Narra a autora que sagrou-se vencedora de procedimento licitatório destinado à implantação de quatro subadutoras de reforço do sistema de abastecimento de água nas regiões do Parque Mãe Preta, Jardim Progresso, Estrada do Sobrado e Cidade Jardim, tendo sido celebrado contrato administrativo que previa, em síntese, a instalação de tubulações de ferro fundido com diâmetros entre 150mm e 300mm, conforme projeto básico fornecido pela ré.

Sustenta que, no curso da execução contratual, surgiram diversas interferências subterrâneas preexistentes (especialmente redes de esgoto e de gás) não indicadas no projeto básico. Afirma que tais interferências inviabilizaram, em determinados trechos, o traçado originalmente previsto, impondo a adoção de soluções técnicas e a alteração do traçado das adutoras para permitir a continuidade da obra. Alega que executou os respectivos desvios e serviços extraordinários indispensáveis à superação dos obstáculos, os quais não estariam abrangidos pelo escopo inicialmente contratado.

Relata que, em março de 2024, notificou formalmente a autarquia, apresentando planilha dos serviços excedentes efetivamente realizados e requerendo o pagamento do valor de R$ 122.050,73, defendendo que a Administração não pode se beneficiar do trabalho executado sem a correspondente contraprestação, sob pena de locupletamento indevido e violação do equilíbrio econômico-financeiro do contrato. A autarquia não se manifestou em relação à notificação.
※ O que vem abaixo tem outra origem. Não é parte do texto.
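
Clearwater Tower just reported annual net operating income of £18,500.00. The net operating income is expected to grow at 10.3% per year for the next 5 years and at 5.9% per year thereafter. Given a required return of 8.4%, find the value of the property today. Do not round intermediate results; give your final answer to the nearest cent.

£952267.92

D_1 = 20405.50000
D_2 = 22507.26650
D_3 = 24825.51495
D_4 = 27382.54299
D_5 = 30202.94492
Terminal value at year 5: TV = D_5×(1+g_2)/(r−g_2) = 31984.91867/0.025 = 1279396.74669
P_0 = D_1/(1+r)^1 + D_2/(1+r)^2 + D_3/(1+r)^3 + D_4/(1+r)^4 + D_5/(1+r)^5 + TV/(1+r)^5
    = 18824.26199 + 19154.20754 + 19489.93627 + 19831.54955 + 20179.15051 + 854788.81556 = 952267.92143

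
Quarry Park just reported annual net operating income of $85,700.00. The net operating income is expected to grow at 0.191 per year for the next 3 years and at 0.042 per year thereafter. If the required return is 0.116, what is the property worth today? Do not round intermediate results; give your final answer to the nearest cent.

$1759992.26

D_1 = 102068.70000
D_2 = 121563.82170
D_3 = 144782.51164
Terminal value at year 3: TV = D_3×(1+g_2)/(r−g_2) = 150863.37713/0.074 = 2038694.28559
P_0 = D_1/(1+r)^1 + D_2/(1+r)^2 + D_3/(1+r)^3 + TV/(1+r)^3
    = 91459.40860 + 97605.87423 + 104165.40879 + 1466761.56705 = 1759992.25868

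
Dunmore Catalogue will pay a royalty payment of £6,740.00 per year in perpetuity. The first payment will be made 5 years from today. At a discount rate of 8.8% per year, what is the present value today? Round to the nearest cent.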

Citado na ação, o DAAE apresentou contestação pugnando pela total improcedência do pedido. Alegou, preliminarmente, a incompetência do juízo, uma vez que se trata de obra custeada com recursos da União e acompanhada pela Caixa Econômica Federal, o que atrairia a competência da justiça federal. Também sustentou a legalidade da rescisão unilateral do contrato administrativo, realizada logo após a notificação encaminhada pela autora, ao argumento de que a empresa teria demonstrado “incapacidade técnica” e incorrido em “inexecução parcial” do cronograma. Defendeu que a rescisão teria extinguido obrigações pendentes e que o Poder Judiciário não deveria interferir no mérito do ato administrativo de natureza punitiva. No mérito, alegou que os pagamentos foram efetuados rigorosamente conforme as medições validadas pela Caixa Econômica Federal, inexistindo saldo remanescente a adimplir, e que os custos adicionais invocados decorreriam de risco ordinário da atividade da contratada.
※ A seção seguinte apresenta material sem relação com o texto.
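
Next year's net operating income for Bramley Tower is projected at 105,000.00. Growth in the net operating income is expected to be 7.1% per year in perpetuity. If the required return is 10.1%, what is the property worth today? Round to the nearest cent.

3500000.00

Growing perpetuity: P = D₁ / (r − g) = 105,000.0000 / (0.101 − 0.071) = 3,500,000.00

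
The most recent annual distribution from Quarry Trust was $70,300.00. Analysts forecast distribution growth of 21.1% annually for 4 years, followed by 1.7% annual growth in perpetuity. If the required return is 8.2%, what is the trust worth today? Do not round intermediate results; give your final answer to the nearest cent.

D_1 = 85133.30000
D_2 = 103096.42630
D_3 = 124849.77225
D_4 = 151193.07419
Terminal value at year 4: TV = D_4×(1+g_2)/(r−g_2) = 153763.35646/0.065 = 2365590.09931
P_0 = D_1/(1+r)^1 + D_2/(1+r)^2 + D_3/(1+r)^3 + D_4/(1+r)^4 + TV/(1+r)^4
    = 78681.42329 + 88062.11054 + 98561.19766 + 110312.02436 + 1725958.90428 = 2101575.66013

$2101575.66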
No curso da instrução, foi produzida prova pericial de engenharia. O laudo técnico concluiu que: (i) as redes subterrâneas preexistentes, não catalogadas no projeto, efetivamente impediam o traçado originalmente previsto, tornando indispensáveis as modificações; (ii) a autora executou integralmente os desvios, realizando serviços excedentes não contemplados no escopo inicial; e (iii) o montante devido pelos serviços extraordinários totaliza R$ 114.462,29, em valores de dezembro de 2024, tendo o perito utilizado, para os cálculos, os mesmos parâmetros e preços constantes da planilha orçamentária da própria autarquia ré.
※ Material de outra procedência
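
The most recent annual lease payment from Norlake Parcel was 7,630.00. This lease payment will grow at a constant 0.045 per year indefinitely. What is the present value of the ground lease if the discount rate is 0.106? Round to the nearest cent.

130710.66

D₁ = D₀ × (1 + g) = 7,630.00 × 1.045 = 7,973.3500
Growing perpetuity: P = D₁ / (r − g) = 7,973.3500 / (0.106 − 0.045) = 130,710.66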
O réu impugnou o laudo de forma genérica, sustentando que o expert teria adotado premissas questionáveis e deixado de considerar planilhas da Caixa Econômica Federal, mas sem apontar quais dados estariam incorretos ou quais itens teriam sido indevidamente computados.

Encerrada a instrução, as partes apresentaram alegações finais, reiterando seus argumentos.

Na qualidade de juiz de direito, redija a sentença cabível para o caso. Dispense o relatório.